- Written by: Tony Marchant
- Directed by: Andy DeEmmony
- Starring: David Tennant Sarah Parish
- Theme music composer: Tristin Norwell and Nick Green
- Country of origin: United Kingdom
- Original language: English

Production
- Running time: 90 minutes (approx.)

Original release
- Network: BBC One
- Release: 25 February 2007

= Recovery (film) =

Recovery is a 2007 British television film directed by Andy DeEmmony and starring David Tennant and Sarah Parish. It was written by Tony Marchant, and first broadcast on BBC One.

==Summary==
It deals with the life of Alan Hamilton, the former head of a construction firm, after he receives serious personality-changing brain injuries in a road accident, and the emotional feeling of his family. Tricia, his wife struggles because the man she knew has gone. Throughout the programme she tries to bring him back through memories, photographs, her sons and herself.

==Cast==
- David Tennant as Alan Hamilton
- Sarah Parish as Tricia Hamilton
- Harry Treadaway as Dean Hamilton
- Jacob Théato as Joel Hamilton
- Ron Donachie as Len Hamilton
- Jay Simpson as Johnathon
- Jo McInnes as Gwen
- Jim Carter as Dr Lockwood
- Jo Hartley as Vicky Nathan

===Cast Notes===
This marks the third time that David Tennant and Sarah Parish have worked together.

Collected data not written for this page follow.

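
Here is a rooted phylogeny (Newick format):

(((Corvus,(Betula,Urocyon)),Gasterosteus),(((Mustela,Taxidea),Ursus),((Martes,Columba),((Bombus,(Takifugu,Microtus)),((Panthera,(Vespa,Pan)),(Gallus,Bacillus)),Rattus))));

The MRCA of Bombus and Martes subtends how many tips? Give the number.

11

The MRCA of Bombus and Martes is the node subtending ((Martes,Columba),((Bombus,(Takifugu,Microtus)),((Panthera,(Vespa,Pan)),(Gallus,Bacillus)),Rattus)).
That clade contains 11 terminal taxa: Bacillus, Bombus, Columba, Gallus, Martes, Microtus, Pan, Panthera, Rattus, Takifugu, Vespa.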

The first was the 2004 serial, Blackpool, where David played a DI who falls in love with his suspect's wife (Parish), and the second was the Doctor Who Christmas special, "The Runaway Bride", where Tennant played his usual role as the Doctor and Parish played a giant alien spider called the Empress of the Racnoss.

===Music===
The music was especially commissioned and composed by Tristin Norwell and Nick Green.

==Reception==
- The Liverpool Echo called Recovery "perhaps the best thing David Tennant's ever done."
- The Herald called it "one of TV's saddest, most harrowing dramas ever" and encouraged people to donate to the brain injury charity, Headway, whether they had seen the drama or not.
- The Times said that "Tennant and Parish made it affecting viewing" and that they also "thankfully avoided the Hollywood trend to use memory loss as a gateway to deeper healing, a little miracle to help us forget our mean adult selves and learn to be innocent again."
- The Guardian said "It wasn't over-sentimental, just believable. And much more powerful for that. Anyone who says they didn't have a lump in their throats is either an unfeeling brute or a liar."